Serum albumin (ALB) levels are also an independent risk factor for sepsis in children with IPD. Hypoalbuminaemia is common in critically ill patients because of decreased hepatocyte synthesis and altered distribution from vessels to tissues [38]. Recently, increasing evidence has indicated that decreased serum ALB concentration is a marker of inflammation rather than that of nutritional status [39, 40]. A nationwide multicentre study of 3967 patients with sepsis admitted to the ICU revealed that a decrease in serum ALB concentration one week after admission was a strong predictor of mortality in younger adults [41]. Additionally, low serum ALB levels are associated with an increased risk of IPD [42]. ALB-containing solutions are recommended for the resuscitation of patients with sepsis because of the lower mortality rate of patients treated with these solutions than that of patients treated with other fluid resuscitation strategies [43]. However, another multicentre study showed that compared with crystalloids alone, ALB replacement in combination with crystalloids did not improve the survival rate at 28 or 90 days in patients with severe sepsis [44]. Therefore, additional high-quality studies are required to explore the effects of ALB replacement therapy.

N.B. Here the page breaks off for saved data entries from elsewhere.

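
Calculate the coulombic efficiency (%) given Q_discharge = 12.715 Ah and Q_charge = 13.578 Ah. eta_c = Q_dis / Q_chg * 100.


eta_c = Q_dis / Q_chg * 100 = 12.715 / 13.578 * 100 = 93.64%

93.64%


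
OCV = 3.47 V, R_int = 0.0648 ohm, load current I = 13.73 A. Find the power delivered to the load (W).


Step 1: V_terminal = OCV - I*R = 3.47 - 13.73 * 0.0648 = 2.5803 V
Step 2: P_out = V_terminal * I = 2.5803 * 13.73 = 35.43 W

35.43 W


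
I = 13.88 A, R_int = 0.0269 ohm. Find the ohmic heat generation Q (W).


Q = I^2 * R = 13.88^2 * 0.0269 = 5.182 W

5.182 W


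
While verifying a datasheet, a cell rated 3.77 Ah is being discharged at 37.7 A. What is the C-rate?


Rearranging: C_rate = 37.7 / 3.77 = 10C

10C


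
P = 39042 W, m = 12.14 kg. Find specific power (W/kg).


Specific power = 39042 W / 12.14 kg = 3216 W/kg

3216 W/kg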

This study has several limitations. First, owing to its retrospective, single-centre nature, the sample size was relatively small. However, as one of the national regional medical centres for children, a substantial proportion of inpatients are from all over the country; thus, they could, at least in part, represent the clinical characteristics of IPD. Second, the serotypes of S. pneumoniae isolates were not determined. Third, our study did not include paediatric patients with non-IPDs in the ICUs, which may create a bias. In addition, because of the lack of data concerning vaccination of patients in the PIC database, we did not show relevant data on immunisation with PCVs. Therefore, large-scale multicentre studies, including the serotyping of pneumococcal isolates and immunisation with PCVs, are required in the future.

Conclusions

This study demonstrated that paediatric IPD deserves attention in China. Most children with PID in the ICUs were 2–10 years old. Antimicrobial resistance tests of S. pneumoniae isolates revealed high resistance to erythromycin, tetracycline, and SMZ-Co. All isolates were sensitive to vancomycin, linezolid, moxifloxacin, telithromycin, ofloxacin, and levofloxacin. Patients with IPD may experience poor outcomes including death and sepsis. The in-hospital mortality rate was 3.93%, and 34.27% of patients had sepsis. Temperature, PaO2 levels, and serum ALB concentration were independent risk factors for sepsis in children with IPD. Considering that this was a retrospective single-centre study, further prospective, multicentre studies are required to validate our findings.